La diritta Appia riassume la tortuosa via all’identità dell’Italia: dalla lotta per le investiture che concorse a frammentarla, narrata attraverso quel Bonifacio VIII che ebbe il suo Castrum Caetani presso Capo di Bove, alla Quinta Armata del generale Clark, che da qui entrò a Roma il 5 giugno del 1944.
Con la Repubblica arrivarono gli anni della ricostruzione, manna piovuta dal cielo per i palazzinari. La prima autostrada della storia, presso la quale Carlo Ponti abitava in una villa con la camera da pranzo scavata in un sepolcro, fu tagliata dal Gra nel 1951. Nel 1965, dopo fiumi di inchiostro di Cederna, il Piano Regolatore Generale destinò 2517 ettari dell’Appia a parco pubblico. «Ma il complesso di Capo di Bove è stato acquisito solo nel 2002», spiega Rita Paris. Costruito sopra una cisterna romana, nascondeva una piscina nel cortile interno, dove affacciano gli uffici della Soprintendenza e l’archivio di Antonio Cederna, reso pubblico dalla famiglia.
«Santa Maria Nova, infine, fu rilevata nel 2006», continua Paris. «All’area appartiene il casale che la leggenda vuole infestato dal fantasma di Tulliola, rievocato dalla voce di Christian Iansante, doppiatore di Johnny Depp e Bradley Cooper». La salma di Tulliola, presunta figlia di Cicerone, fu trovata intatta in un sarcofago nel 1485 e si dissolse pochi giorni dopo per il contatto con l’aria.
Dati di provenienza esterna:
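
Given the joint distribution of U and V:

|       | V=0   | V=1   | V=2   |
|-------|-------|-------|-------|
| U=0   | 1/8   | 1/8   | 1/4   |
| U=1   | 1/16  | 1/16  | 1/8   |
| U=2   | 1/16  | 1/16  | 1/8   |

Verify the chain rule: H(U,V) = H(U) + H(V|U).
Left side:
H(U,V) = -[(1/8)·log₂(1/8) + (1/8)·log₂(1/8) + (1/4)·log₂(1/4) + (1/16)·log₂(1/16) + (1/16)·log₂(1/16) + (1/8)·log₂(1/8) + (1/16)·log₂(1/16) + (1/16)·log₂(1/16) + (1/8)·log₂(1/8)]
  = 0.3750 + 0.3750 + 0.5000 + 0.2500 + 0.2500 + 0.3750 + 0.2500 + 0.2500 + 0.3750
  = 3.0000 bits

Right side:
Marginal P(U) (row sums):
  P(U=0) = 1/8 + 1/8 + 1/4 = 1/2
  P(U=1) = 1/16 + 1/16 + 1/8 = 1/4
  P(U=2) = 1/16 + 1/16 + 1/8 = 1/4
H(U) = -[(1/2)·log₂(1/2) + (1/4)·log₂(1/4) + (1/4)·log₂(1/4)]
  = 0.5000 + 0.5000 + 0.5000
  = 1.5000 bits
H(V|U) = -Σ P(U,V)·log₂ P(V|U), where P(V|U) = P(U,V) / P(U)
  (U=0,V=0): P(V|U) = (1/8)/(1/2) = 1/4;  -(1/8)·log₂(1/4) = 0.2500
  (U=0,V=1): P(V|U) = (1/8)/(1/2) = 1/4;  -(1/8)·log₂(1/4) = 0.2500
  (U=0,V=2): P(V|U) = (1/4)/(1/2) = 1/2;  -(1/4)·log₂(1/2) = 0.2500
  (U=1,V=0): P(V|U) = (1/16)/(1/4) = 1/4;  -(1/16)·log₂(1/4) = 0.1250
  (U=1,V=1): P(V|U) = (1/16)/(1/4) = 1/4;  -(1/16)·log₂(1/4) = 0.1250
  (U=1,V=2): P(V|U) = (1/8)/(1/4) = 1/2;  -(1/8)·log₂(1/2) = 0.1250
  (U=2,V=0): P(V|U) = (1/16)/(1/4) = 1/4;  -(1/16)·log₂(1/4) = 0.1250
  (U=2,V=1): P(V|U) = (1/16)/(1/4) = 1/4;  -(1/16)·log₂(1/4) = 0.1250
  (U=2,V=2): P(V|U) = (1/8)/(1/4) = 1/2;  -(1/8)·log₂(1/2) = 0.1250
H(V|U) = 0.2500 + 0.2500 + 0.2500 + 0.1250 + 0.1250 + 0.1250 + 0.1250 + 0.1250 + 0.1250
  = 1.5000 bits
H(U) + H(V|U) = 1.5000 + 1.5000 = 3.0000 bits

Both sides equal 3.0000 bits, so the chain rule holds ✓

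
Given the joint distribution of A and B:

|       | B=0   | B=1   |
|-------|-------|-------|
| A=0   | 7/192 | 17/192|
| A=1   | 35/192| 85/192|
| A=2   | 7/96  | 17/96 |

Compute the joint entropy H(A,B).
H(A,B) = -Σ P(A,B) log₂ P(A,B), summed over the non-zero cells:
H(A,B) = -[(7/192)·log₂(7/192) + (17/192)·log₂(17/192) + (35/192)·log₂(35/192) + (85/192)·log₂(85/192) + (7/96)·log₂(7/96) + (17/96)·log₂(17/96)]
  = 0.1742 + 0.3097 + 0.4476 + 0.5204 + 0.2755 + 0.4423
  = 2.1697 bits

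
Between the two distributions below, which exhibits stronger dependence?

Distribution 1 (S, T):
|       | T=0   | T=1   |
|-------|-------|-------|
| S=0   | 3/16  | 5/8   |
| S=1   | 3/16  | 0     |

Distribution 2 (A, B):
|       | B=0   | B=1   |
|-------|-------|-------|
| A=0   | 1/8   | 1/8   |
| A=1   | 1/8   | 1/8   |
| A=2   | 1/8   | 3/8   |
Distribution 1 (S, T):
Marginal P(S) (row sums):
  P(S=0) = 3/16 + 5/8 = 13/16
  P(S=1) = 3/16 + 0 = 3/16
Marginal P(T) (column sums):
  P(T=0) = 3/16 + 3/16 = 3/8
  P(T=1) = 5/8 + 0 = 5/8

H(S) = -[(13/16)·log₂(13/16) + (3/16)·log₂(3/16)]
  = 0.2434 + 0.4528
  = 0.6962 bits
H(T) = -[(3/8)·log₂(3/8) + (5/8)·log₂(5/8)]
  = 0.5306 + 0.4238
  = 0.9544 bits
H(S,T) = -[(3/16)·log₂(3/16) + (5/8)·log₂(5/8) + (3/16)·log₂(3/16)]
  = 0.4528 + 0.4238 + 0.4528
  = 1.3294 bits

I(S;T) = H(S) + H(T) - H(S,T)
  = 0.6962 + 0.9544 - 1.3294
  = 0.3212 bits

Distribution 2 (A, B):
Marginal P(A) (row sums):
  P(A=0) = 1/8 + 1/8 = 1/4
  P(A=1) = 1/8 + 1/8 = 1/4
  P(A=2) = 1/8 + 3/8 = 1/2
Marginal P(B) (column sums):
  P(B=0) = 1/8 + 1/8 + 1/8 = 3/8
  P(B=1) = 1/8 + 1/8 + 3/8 = 5/8

H(A) = -[(1/4)·log₂(1/4) + (1/4)·log₂(1/4) + (1/2)·log₂(1/2)]
  = 0.5000 + 0.5000 + 0.5000
  = 1.5000 bits
H(B) = -[(3/8)·log₂(3/8) + (5/8)·log₂(5/8)]
  = 0.5306 + 0.4238
  = 0.9544 bits
H(A,B) = -[(1/8)·log₂(1/8) + (1/8)·log₂(1/8) + (1/8)·log₂(1/8) + (1/8)·log₂(1/8) + (1/8)·log₂(1/8) + (3/8)·log₂(3/8)]
  = 0.3750 + 0.3750 + 0.3750 + 0.3750 + 0.3750 + 0.5306
  = 2.4056 bits

I(A;B) = H(A) + H(B) - H(A,B)
  = 1.5000 + 0.9544 - 2.4056
  = 0.0488 bits

I(S;T) = 0.3212 bits > I(A;B) = 0.0488 bits, so (S, T) has the higher mutual information (stronger dependence).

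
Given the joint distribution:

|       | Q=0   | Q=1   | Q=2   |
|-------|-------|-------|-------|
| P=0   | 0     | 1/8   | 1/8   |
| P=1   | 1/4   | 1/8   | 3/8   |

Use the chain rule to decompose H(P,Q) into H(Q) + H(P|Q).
By the chain rule: H(P,Q) = H(Q) + H(P|Q)

Marginal P(Q) (column sums):
  P(Q=0) = 0 + 1/4 = 1/4
  P(Q=1) = 1/8 + 1/8 = 1/4
  P(Q=2) = 1/8 + 3/8 = 1/2
H(Q) = -[(1/4)·log₂(1/4) + (1/4)·log₂(1/4) + (1/2)·log₂(1/2)]
  = 0.5000 + 0.5000 + 0.5000
  = 1.5000 bits
H(P|Q) = -Σ P(P,Q)·log₂ P(P|Q), where P(P|Q) = P(P,Q) / P(Q)
  (cells with P(P,Q) = 0 contribute 0)
  (P=0,Q=1): P(P|Q) = (1/8)/(1/4) = 1/2;  -(1/8)·log₂(1/2) = 0.1250
  (P=0,Q=2): P(P|Q) = (1/8)/(1/2) = 1/4;  -(1/8)·log₂(1/4) = 0.2500
  (P=1,Q=0): P(P|Q) = (1/4)/(1/4) = 1;  -(1/4)·log₂(1) = 0.0000
  (P=1,Q=1): P(P|Q) = (1/8)/(1/4) = 1/2;  -(1/8)·log₂(1/2) = 0.1250
  (P=1,Q=2): P(P|Q) = (3/8)/(1/2) = 3/4;  -(3/8)·log₂(3/4) = 0.1556
H(P|Q) = 0.1250 + 0.2500 + 0.0000 + 0.1250 + 0.1556
  = 0.6556 bits

H(P,Q) = H(Q) + H(P|Q) = 1.5000 + 0.6556 = 2.1556 bits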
Tornò fantasma nel 1968 e spaventò gli ospiti della villa, da Brigitte Bardot a Grace Kelly, fino a renderla indesiderabile.
«Verba è una delle tante strategie pensate per estendere la fruibilità del nostro patrimonio», conclude Paris. «Non ha senso separare la tutela dalla valorizzazione, lasciando credere che un esperto di cultura non sia in grado di comunicare adeguatamente con l’esterno, come adombrato dalla riforma in corso».
Raccontare per riaffermare una cultura di cui se ne percepisce la vita solo nelle crisi più nere, quando verrebbe da pensare all’epitaffio de La Ricotta, girato sull’Appia da Pasolini. Il ladrone buono muore di indigestione sulla croce, durante la rappresentazione di una passione vivente. «Crepare: non aveva altro modo di ricordarci che anche lui era vivo», commenta Orson Welles, con la voce di Giorgio Bassani.
Raccontare. Perché mai più si ripeta la proskýnesis della cultura umanistica, messa in scena dallo Stato sul colle del senato e del popolo romano.